Il processo Ruby e quelle trenta (presunte) false tesimonianze
IL GRAFFIO – La condanna in primo grado per Silvio Berlusconi sul caso Ruby denuncia (e per opposizione si regge su) almeno trenta presunte false testimonianze. A queste si aggiunge la mancanza di una parte lesa che sia una: non un concusso, non una vittima conclamata per induzione alla prostituzione. Al contrario, secondo i giudici che hanno mandato gli atti alla Procura, almeno trenta persone avrebbero dichiarato il falso.
Nella truppa di presunti bugiardi, un funzionario di polizia (Giorgia Iafrate, che non ha mai dichiarato di aver subìto pressioni), un vicemninistro, due deputati (di cui un europarlamentare).

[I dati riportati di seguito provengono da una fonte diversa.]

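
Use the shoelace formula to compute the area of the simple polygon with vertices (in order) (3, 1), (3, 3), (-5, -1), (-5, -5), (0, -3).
Area = 31

Shoelace formula: Area = (1/2) |Σ_i (x_i · y_{i+1} − x_{i+1} · y_i)| (indices mod n). Compute each cross term:
  (3)(3) − (3)(1) = 6
  (3)(-1) − (-5)(3) = 12
  (-5)(-5) − (-5)(-1) = 20
  (-5)(-3) − (0)(-5) = 15
  (0)(1) − (3)(-3) = 9
Sum = 62, so (signed) Area = 62/2 = 31, |Area| = 31.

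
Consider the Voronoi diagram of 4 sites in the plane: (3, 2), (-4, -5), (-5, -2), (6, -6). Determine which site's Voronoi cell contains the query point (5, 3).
Nearest site = (3, 2)

The Voronoi cell of site s contains exactly those query points closer to s than to any other site. Compute squared distances from q = (5, 3) to each site:
  (3 − 5)² + (2 − 3)² = 5
  (6 − 5)² + (-6 − 3)² = 82
  (-5 − 5)² + (-2 − 3)² = 125
  (-4 − 5)² + (-5 − 3)² = 145
Minimum is attained by (3, 2), so q lies in its Voronoi cell.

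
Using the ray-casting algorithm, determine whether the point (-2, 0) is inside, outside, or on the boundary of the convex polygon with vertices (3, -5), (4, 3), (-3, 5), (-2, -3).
The point (-2, 0) lies strictly inside the polygon

Cast a horizontal ray to the right from the query point and count how many polygon edges it crosses (each edge strictly once or zero times, handled with the usual half-open convention). 
Parity of crossings → odd ⇒ inside.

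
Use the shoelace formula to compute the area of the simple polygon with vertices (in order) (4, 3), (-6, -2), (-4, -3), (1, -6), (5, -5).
Area = 107/2

Shoelace formula: Area = (1/2) |Σ_i (x_i · y_{i+1} − x_{i+1} · y_i)| (indices mod n). Compute each cross term:
  (4)(-2) − (-6)(3) = 10
  (-6)(-3) − (-4)(-2) = 10
  (-4)(-6) − (1)(-3) = 27
  (1)(-5) − (5)(-6) = 25
  (5)(3) − (4)(-5) = 35
Sum = 107, so (signed) Area = 107/2 = 107/2, |Area| = 107/2.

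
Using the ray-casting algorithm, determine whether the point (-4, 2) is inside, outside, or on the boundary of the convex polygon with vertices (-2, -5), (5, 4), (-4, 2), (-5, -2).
The point (-4, 2) lies on the polygon boundary

Boundary check: the query satisfies the collinearity and bounding-box conditions for some polygon edge, so it lies exactly on the boundary.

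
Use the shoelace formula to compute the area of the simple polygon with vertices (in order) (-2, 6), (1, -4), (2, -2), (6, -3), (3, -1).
Area = 33/2

Shoelace formula: Area = (1/2) |Σ_i (x_i · y_{i+1} − x_{i+1} · y_i)| (indices mod n). Compute each cross term:
  (-2)(-4) − (1)(6) = 2
  (1)(-2) − (2)(-4) = 6
  (2)(-3) − (6)(-2) = 6
  (6)(-1) − (3)(-3) = 3
  (3)(6) − (-2)(-1) = 16
Sum = 33, so (signed) Area = 33/2 = 33/2, |Area| = 33/2.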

Secondo i giudici, le loro dichiarazioni e quelle di diversi altri testimoni sarebbero da verificare. Né ci sono poliziotti che – ad oggi – sono stati incriminati per aver violato prassi o regolamenti. Delle due l’una.

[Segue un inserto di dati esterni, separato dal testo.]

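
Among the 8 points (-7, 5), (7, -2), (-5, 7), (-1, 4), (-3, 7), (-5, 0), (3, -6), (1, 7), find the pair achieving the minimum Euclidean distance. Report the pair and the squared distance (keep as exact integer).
Pair = ((-5, 7), (-3, 7)); squared distance = 4

Compute all C(8, 2) = 28 pairwise squared distances (x_i − x_j)² + (y_i − y_j)². The minimum is 4, attained by the pair ((-5, 7), (-3, 7)).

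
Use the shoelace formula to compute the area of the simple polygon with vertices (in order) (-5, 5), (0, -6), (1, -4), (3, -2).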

Siamo d’accordo che la storia della “nipote di Mubarak” fa sorridere i più ma, come spesso accade, un conto è la verità “storica”, altro quella processuale. Che va appurata con prove schiaccianti. Secondo i pm, Berlusconi sarebbe stato incastrato da una “prova logica” e cioè il “non poteva non sapere”, non poteva non conoscere la minore età della ragazza marocchina.

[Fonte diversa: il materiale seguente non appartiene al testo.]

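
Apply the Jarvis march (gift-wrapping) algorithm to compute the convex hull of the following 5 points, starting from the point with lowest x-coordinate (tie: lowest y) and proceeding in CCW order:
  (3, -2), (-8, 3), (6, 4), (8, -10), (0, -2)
Hull (CCW) = [(-8, 3), (8, -10), (6, 4)]

Jarvis march: at each step, from the current hull vertex p, select the next vertex q as the point such that every other point lies strictly to the left of (or on) the directed line p → q. (Equivalently: for every other point r, the cross product (q − p) × (r − p) ≥ 0.)
Starting point (lowest x, tie lowest y): (-8, 3). Wrap until returning to start. Resulting hull: (-8, 3), (8, -10), (6, 4).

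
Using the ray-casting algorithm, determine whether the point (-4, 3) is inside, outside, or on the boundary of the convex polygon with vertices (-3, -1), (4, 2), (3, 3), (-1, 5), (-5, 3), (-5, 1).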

E mentre in Italia si esulta per la pesantissima sentenza, all’estero qualche dubbio viene sollevato. Il problema inquietante dell’Italia è che per battere politicamente Silvio Berlusconi serva il ricorso alla giustizia – scrive in un fondo il progressista Sueddeutsche Zeitung, maggiore quotidiano tedesco, sottolineando che la sentenza milanese “getta una luce inquietante” sul governo – “Ma è ancora piu’ inquietante”, rileva il giornale, “ciò che la sentenza sembra confermare: ammesso che ci si riesca, solo la giustizia può costringere Berlusconi a sgombrare il campo. In Italia non appare possibile batterlo con le armi della politica o della cultura”. Per il resto, tra novanta giorni le motivazioni.